Prospects in Canteloup may not please; but man, on the other hand, tends to be less vile there than in many other places. There is an equal profusion at Canteloup of Firsts and Blues; there are Union orators of every shade of opinion and young men so languidly well bred as to take no interest in politics of any kind; there are drinkers of cocoa and drinkers of champagne. Canteloup is a microcosm, a whole world in miniature; and whatever your temperament and habits may be, whether you wish to drink, or row, or work, or hunt, Canteloup will provide you with congenial companions and a spiritual home.

Lack of athletic distinction had prevented Dick from being, at Æsop, a hero or anything like one.
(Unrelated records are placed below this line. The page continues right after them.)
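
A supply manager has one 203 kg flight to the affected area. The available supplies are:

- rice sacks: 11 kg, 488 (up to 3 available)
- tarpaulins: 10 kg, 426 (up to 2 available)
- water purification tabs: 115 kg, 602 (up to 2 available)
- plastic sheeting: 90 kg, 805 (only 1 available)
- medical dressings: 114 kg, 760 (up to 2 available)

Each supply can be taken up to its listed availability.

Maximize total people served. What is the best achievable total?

3121

Taking 3×rice sacks + 2×tarpaulins + plastic sheeting: 143 kg used, 3121 in people served.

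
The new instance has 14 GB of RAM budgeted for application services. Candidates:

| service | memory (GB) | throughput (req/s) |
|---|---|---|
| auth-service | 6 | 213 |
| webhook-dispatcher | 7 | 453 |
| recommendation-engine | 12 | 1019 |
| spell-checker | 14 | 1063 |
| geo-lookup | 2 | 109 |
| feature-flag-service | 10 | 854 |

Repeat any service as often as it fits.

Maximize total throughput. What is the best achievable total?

1128

Greedy by ratio would take 2×geo-lookup + feature-flag-service: 14 GB used, total 1072.
The 12 GB tied up in geo-lookup and feature-flag-service is better spent on recommendation-engine — total rises to 1128 (14 GB).
That's the maximum — no swap from here does better than 1128.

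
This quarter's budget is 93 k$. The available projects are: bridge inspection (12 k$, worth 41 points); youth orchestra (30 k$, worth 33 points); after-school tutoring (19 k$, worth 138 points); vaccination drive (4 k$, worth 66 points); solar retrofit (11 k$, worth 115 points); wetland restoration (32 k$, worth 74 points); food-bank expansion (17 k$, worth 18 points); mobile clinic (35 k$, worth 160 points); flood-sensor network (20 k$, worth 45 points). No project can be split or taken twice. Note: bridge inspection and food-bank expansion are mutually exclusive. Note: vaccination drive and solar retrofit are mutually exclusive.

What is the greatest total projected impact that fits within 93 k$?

Best packing: after-school tutoring + solar retrofit + mobile clinic + flood-sensor network — 85 k$, 458 total.
An exhaustive check of the 512 subsets confirms 458.

458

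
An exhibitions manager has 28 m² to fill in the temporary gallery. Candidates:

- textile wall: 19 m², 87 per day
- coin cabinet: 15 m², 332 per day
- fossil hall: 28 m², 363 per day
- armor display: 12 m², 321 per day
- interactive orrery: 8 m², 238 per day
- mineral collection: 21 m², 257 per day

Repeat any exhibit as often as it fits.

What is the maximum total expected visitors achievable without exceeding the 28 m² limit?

Density check — interactive orrery 29.75, armor display 26.75, coin cabinet 22.13, fossil hall 12.96 are the best per m².
A density-first pass picks 3×interactive orrery — 714 at 24 m².
Dropping interactive orrery frees 8 m²; slotting in armor display (12 m²) lifts the total to 797 at 28 m².
Every other selection either busts 28 m² or fails to beat 797.

797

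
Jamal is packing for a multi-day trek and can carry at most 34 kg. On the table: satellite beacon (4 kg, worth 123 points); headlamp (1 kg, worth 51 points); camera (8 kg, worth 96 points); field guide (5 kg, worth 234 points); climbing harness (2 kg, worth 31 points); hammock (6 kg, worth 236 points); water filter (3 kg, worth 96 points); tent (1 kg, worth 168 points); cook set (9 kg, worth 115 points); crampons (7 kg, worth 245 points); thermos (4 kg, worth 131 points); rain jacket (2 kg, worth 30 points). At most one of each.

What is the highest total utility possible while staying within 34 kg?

1315

By utility per kg: tent 168.00, headlamp 51.00, field guide 46.80, hammock 39.33 lead.
Best packing: satellite beacon + headlamp + field guide + climbing harness + hammock + water filter + tent + crampons + thermos — 33 kg, 1315 total.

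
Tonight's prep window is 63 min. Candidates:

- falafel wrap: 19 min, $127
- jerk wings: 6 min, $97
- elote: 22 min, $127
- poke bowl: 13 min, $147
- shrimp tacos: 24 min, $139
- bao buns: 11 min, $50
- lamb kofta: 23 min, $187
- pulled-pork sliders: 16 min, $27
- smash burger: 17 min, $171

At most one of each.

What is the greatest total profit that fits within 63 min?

Density check — jerk wings 16.17, poke bowl 11.31, smash burger 10.06 are the best per min.
Best packing: jerk wings + poke bowl + lamb kofta + smash burger — 59 min, 602 total.
Nothing else within 63 min beats 602.

602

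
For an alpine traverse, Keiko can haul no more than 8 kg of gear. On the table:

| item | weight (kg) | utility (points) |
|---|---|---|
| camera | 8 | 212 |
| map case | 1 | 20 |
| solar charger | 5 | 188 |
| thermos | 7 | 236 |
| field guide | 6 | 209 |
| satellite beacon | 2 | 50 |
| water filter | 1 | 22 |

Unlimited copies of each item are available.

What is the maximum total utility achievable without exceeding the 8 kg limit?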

At Canteloup, in a less barbarically ordered state of society, things were different. His rooms in the Venetian gazebo over the North Gate became the meeting-place of all that was most intellectually distinguished in Canteloup and the University at large. He had had his sitting-room austerely upholstered and papered in grey. A large white Chinese figure of the best period stood pedestalled in one corner, and on the walls there hung a few uncompromisingly good drawings and lithographs by modern artists. Fletton, who had accompanied Dick from Æsop to Canteloup, called it the “cerebral chamber”; and with its prevailing tone of brain-coloured grey and the rather dry intellectual taste of its decorations it deserved the name.

To-night the cerebral chamber had been crammed. The Canteloup branch of the Fabian Society, under Dick’s presidency, had been holding a meeting. “Art in the Socialist State” was what they had been discussing. And now the meeting had broken up, leaving nothing but three empty jugs that had once contained mulled claret and a general air of untidiness to testify to its having taken place at all. Dick stood leaning an elbow on the mantelpiece and absent-mindedly kicking, to the great detriment of his pumps, at the expiring red embers in the grate. From the depths of a huge and cavernous arm-chair, Fletton, pipe in mouth, fumed like a sleepy volcano.

“I liked the way, Dick,” he said, with a laugh—“the way you went for the Arty-Crafties. You utterly destroyed them.”